Indeed, such people often appear to gain by being unpredictable, she adds.
In dealing with the world, “we must hope for the better but be prepared for the worst. We hope that there will be a world in which we will have good neighbors, sympathetic to our needs, peaceful and not paranoid in dealing with reality. But we must be alert. And when it is necessary to defend ourselves, we must decisively oppose any harsh and insane efforts.”
To defend itself, Ukraine needs more than the West has given it so far, although the West has done more than one might have expected, she says. “We in Latvia feel ourselves secure because we joined NATO. Small in terms of territory and population, we could not defend ourselves.”
And having endured 50 years of occupation, “we know what that is.”
After the USSR fell apart, Ukraine thought it could continue “without radical changes” at home and in its relations with others. “Now you have had to pay a heavy price to be convinced that this is not the case.”

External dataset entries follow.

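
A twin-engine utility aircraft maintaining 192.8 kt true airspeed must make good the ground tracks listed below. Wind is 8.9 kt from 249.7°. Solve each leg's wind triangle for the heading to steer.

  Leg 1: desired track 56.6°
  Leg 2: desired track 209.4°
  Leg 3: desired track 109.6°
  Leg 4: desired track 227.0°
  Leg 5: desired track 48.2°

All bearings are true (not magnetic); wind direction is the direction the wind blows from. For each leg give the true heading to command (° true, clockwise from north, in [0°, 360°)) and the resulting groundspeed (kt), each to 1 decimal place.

Leg 1: heading=56.0°, groundspeed=201.5 kt
Leg 2: heading=211.1°, groundspeed=185.9 kt
Leg 3: heading=111.3°, groundspeed=199.5 kt
Leg 4: heading=228.0°, groundspeed=184.6 kt
Leg 5: heading=47.2°, groundspeed=201.1 kt

Leg 1: desired track 56.6°; wind correction -0.6° → command heading 56.0°, groundspeed 201.5 kt
Leg 2: desired track 209.4°; wind correction +1.7° → command heading 211.1°, groundspeed 185.9 kt
Leg 3: desired track 109.6°; wind correction +1.7° → command heading 111.3°, groundspeed 199.5 kt
Leg 4: desired track 227.0°; wind correction +1.0° → command heading 228.0°, groundspeed 184.6 kt
Leg 5: desired track 48.2°; wind correction -1.0° → command heading 47.2°, groundspeed 201.1 kt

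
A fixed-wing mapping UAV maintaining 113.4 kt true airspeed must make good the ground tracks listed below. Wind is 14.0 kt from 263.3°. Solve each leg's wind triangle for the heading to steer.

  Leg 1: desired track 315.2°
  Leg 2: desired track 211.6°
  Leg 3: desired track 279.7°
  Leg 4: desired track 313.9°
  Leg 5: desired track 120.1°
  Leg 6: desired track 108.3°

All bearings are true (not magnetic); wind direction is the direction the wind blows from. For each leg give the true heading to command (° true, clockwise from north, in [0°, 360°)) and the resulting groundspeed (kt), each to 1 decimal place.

Leg 1: heading=309.6°, groundspeed=104.2 kt
Leg 2: heading=217.2°, groundspeed=104.2 kt
Leg 3: heading=277.7°, groundspeed=99.9 kt
Leg 4: heading=308.4°, groundspeed=104.0 kt
Leg 5: heading=124.3°, groundspeed=124.3 kt
Leg 6: heading=111.3°, groundspeed=125.9 kt

Leg 1: desired track 315.2°; wind correction -5.6° → command heading 309.6°, groundspeed 104.2 kt
Leg 2: desired track 211.6°; wind correction +5.6° → command heading 217.2°, groundspeed 104.2 kt
Leg 3: desired track 279.7°; wind correction -2.0° → command heading 277.7°, groundspeed 99.9 kt
Leg 4: desired track 313.9°; wind correction -5.5° → command heading 308.4°, groundspeed 104.0 kt
Leg 5: desired track 120.1°; wind correction +4.2° → command heading 124.3°, groundspeed 124.3 kt
Leg 6: desired track 108.3°; wind correction +3.0° → command heading 111.3°, groundspeed 125.9 kt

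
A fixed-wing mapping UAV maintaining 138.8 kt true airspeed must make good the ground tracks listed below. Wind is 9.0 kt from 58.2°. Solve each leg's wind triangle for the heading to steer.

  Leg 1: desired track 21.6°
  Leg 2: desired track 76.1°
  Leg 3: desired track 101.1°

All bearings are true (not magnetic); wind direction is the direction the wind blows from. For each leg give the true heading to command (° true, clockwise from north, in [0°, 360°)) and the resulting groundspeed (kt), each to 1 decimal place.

Leg 1: heading=23.8°, groundspeed=131.5 kt
Leg 2: heading=75.0°, groundspeed=130.2 kt
Leg 3: heading=98.6°, groundspeed=132.1 kt

Leg 1: desired track 21.6°; wind correction +2.2° → command heading 23.8°, groundspeed 131.5 kt
Leg 2: desired track 76.1°; wind correction -1.1° → command heading 75.0°, groundspeed 130.2 kt
Leg 3: desired track 101.1°; wind correction -2.5° → command heading 98.6°, groundspeed 132.1 kt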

When such people invade your territory, however, the only thing to do is to defend oneself, the Latvian leader says, rather than listen to Russian claims about its “’special status, to which all of us must bow down and show respect.” Russia is a large country but that “doesn’t give them any privileges” over others. Thinking otherwise only creates problems.
“We have our manners, rules of behavior, international agreements and principles,” Vike-Freiberga says. Now the Russian attack has “unceremoniously” violated them. We “don’t need to turn to psychoanalysis” or think that it is “so important ‘to understand Russia’s feelings.’” We need to defend against it.